Gatefield called on the National Information Technology Development Agency (NITDA), the Nigerian Communications Commission (NCC), and the National Agency for the Prohibition of Trafficking in Persons (NAPTIP) to implement AI-facilitated violence guidelines and enforce accountability on platforms.
Adamu said unsafe product design is a key factor, stressing, “This is unsafe product design, not just bad actors.
"The report highlights real-world cases of AI abuse targeting Nigerian women.
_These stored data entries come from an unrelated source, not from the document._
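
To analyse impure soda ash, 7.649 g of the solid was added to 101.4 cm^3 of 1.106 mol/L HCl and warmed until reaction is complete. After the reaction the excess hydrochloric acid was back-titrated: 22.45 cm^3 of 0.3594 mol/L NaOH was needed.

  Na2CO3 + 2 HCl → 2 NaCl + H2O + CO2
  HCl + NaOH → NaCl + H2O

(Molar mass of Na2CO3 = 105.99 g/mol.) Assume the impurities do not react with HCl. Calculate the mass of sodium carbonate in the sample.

n(HCl) added = 0.1014 × 1.106 = 0.1121 mol
n(NaOH) used in back-titration = 0.02245 × 0.3594 = 8.069 × 10^-3 mol
n(HCl) left over = 8.069 × 10^-3 mol (1:1 ratio)
n(HCl) consumed by analyte = 0.1121 − 8.069 × 10^-3 = 0.1041 mol
From the 1:2 ratio, n(Na2CO3) = 1/2 × 0.1041 = 0.05204 mol
mass of Na2CO3 = 0.05204 × 105.99 = 5.516 g

5.516 g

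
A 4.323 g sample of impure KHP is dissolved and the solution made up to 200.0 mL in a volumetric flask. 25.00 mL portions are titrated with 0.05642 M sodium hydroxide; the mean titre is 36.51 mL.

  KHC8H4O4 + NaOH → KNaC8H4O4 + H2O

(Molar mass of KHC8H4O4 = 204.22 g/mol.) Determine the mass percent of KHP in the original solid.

n(NaOH) per titration = 0.03651 × 0.05642 = 2.060 × 10^-3 mol
n(KHC8H4O4) in each aliquot = 2.060 × 10^-3 mol (1:1 ratio)
n(KHC8H4O4) in the whole flask = 2.060 × 10^-3 × 200.0/25.00 = 0.01648 mol
mass of KHC8H4O4 = 0.01648 × 204.22 = 3.365 g
% KHC8H4O4 = 3.365 / 4.323 × 100 = 77.85 %

77.85 %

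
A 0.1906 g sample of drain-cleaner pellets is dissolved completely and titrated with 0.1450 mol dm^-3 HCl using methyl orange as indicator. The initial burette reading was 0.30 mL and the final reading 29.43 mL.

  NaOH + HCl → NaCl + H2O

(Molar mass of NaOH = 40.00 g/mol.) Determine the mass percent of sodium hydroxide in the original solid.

88.64 %

n(HCl) = 0.02913 L × 0.1450 mol/L = 4.224 × 10^-3 mol
n(NaOH) = 4.224 × 10^-3 mol (1:1 ratio)
mass of NaOH = 4.224 × 10^-3 × 40.00 g/mol = 0.1690 g
% NaOH = 0.1690 / 0.1906 × 100 = 88.64 %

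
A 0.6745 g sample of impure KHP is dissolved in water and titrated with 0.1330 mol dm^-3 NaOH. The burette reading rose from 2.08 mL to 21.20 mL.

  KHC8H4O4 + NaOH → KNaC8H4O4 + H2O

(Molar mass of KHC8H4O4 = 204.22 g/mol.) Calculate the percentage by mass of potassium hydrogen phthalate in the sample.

76.99 %

n(NaOH) = 0.01912 L × 0.1330 mol/L = 2.543 × 10^-3 mol
n(KHC8H4O4) = 2.543 × 10^-3 mol (1:1 ratio)
mass of KHC8H4O4 = 2.543 × 10^-3 × 204.22 g/mol = 0.5193 g
% KHC8H4O4 = 0.5193 / 0.6745 × 100 = 76.99 %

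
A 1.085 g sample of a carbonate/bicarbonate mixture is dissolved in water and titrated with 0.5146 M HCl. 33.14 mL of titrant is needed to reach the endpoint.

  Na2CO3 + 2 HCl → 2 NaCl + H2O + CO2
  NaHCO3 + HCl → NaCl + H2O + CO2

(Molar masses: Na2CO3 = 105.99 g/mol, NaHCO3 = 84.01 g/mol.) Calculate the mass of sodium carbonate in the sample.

n(HCl) = 0.03314 × 0.5146 = 0.01705 mol
Let x = n(Na2CO3), y = n(NaHCO3).
Titrant: 2x + 1y = 0.01705;  mass: 105.99x + 84.01y = 1.085
Solving, x = 5.605 × 10^-3 mol, y = 5.843 × 10^-3 mol
mass of Na2CO3 = 5.605 × 10^-3 × 105.99 = 0.5941 g

0.5941 g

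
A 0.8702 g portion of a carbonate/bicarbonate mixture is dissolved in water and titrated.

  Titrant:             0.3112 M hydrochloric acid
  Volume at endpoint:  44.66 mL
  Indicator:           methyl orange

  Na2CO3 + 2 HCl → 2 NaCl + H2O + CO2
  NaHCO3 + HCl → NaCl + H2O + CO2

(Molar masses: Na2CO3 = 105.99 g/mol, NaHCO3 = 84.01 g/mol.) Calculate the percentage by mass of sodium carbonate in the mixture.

58.39 %

n(HCl) = 0.04466 × 0.3112 = 0.01390 mol
Let x = n(Na2CO3), y = n(NaHCO3).
Titrant: 2x + 1y = 0.01390;  mass: 105.99x + 84.01y = 0.8702
Solving, x = 4.794 × 10^-3 mol, y = 4.310 × 10^-3 mol
mass of Na2CO3 = 4.794 × 10^-3 × 105.99 = 0.5081 g
% Na2CO3 = 0.5081 / 0.8702 × 100 = 58.39 %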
Ayra Starr, the Afrobeat singer, had AI-generated nude images circulated on Instagram in 2025, with delayed platform responses.
"Senator Natasha Akpoti-Uduaghan of Kogi Central was targeted with multiple deepfake audio and video recordings that sought to undermine her political credibility following sexual harassment allegations.
"Nollywood actress Kehinde Bankole was subjected to coordinated AI-generated harassment that digitally “undressed” her online," Gatefield explained.
In response, Gatefield recommended immediate measures to protect women and vulnerable groups from AI-facilitated abuse.
The group called for the introduction of AI-facilitated violence guidelines to define and address cyber harassment and gendered harm.
It urged clear definitions of deepfakes and synthetic media, covering AI-generated images, video, audio, and text designed to mislead, manipulate, or impersonate individuals.
Gatefield also called for mandatory platform accountability, including algorithmic risk assessments and robust content moderation, as well as the establishment of reporting, redress, and enforcement mechanisms with centralized channels, time-bound takedowns, and clear appeals procedures.
The report further emphasized the need for safeguards for vulnerable groups, including women and children, with transparent tracking and prompt removal of harmful content.
Comparative frameworks cited include the EU AI Act, GDPR, France’s Penal Code, and the UK Online Safety Act, all of which provide enforcement, criminalization, and transparency mechanisms for non-consensual AI content.
Gatefield warned that without immediate legal frameworks, Nigeria risks the structural exclusion of women from online spaces, silencing victims and limiting their participation in society.
"The clock is ticking. Generative AI is scaling abuse faster than our laws, politics, media, and culture,” said Shirley Ewang, Advocacy Lead at Gatefield.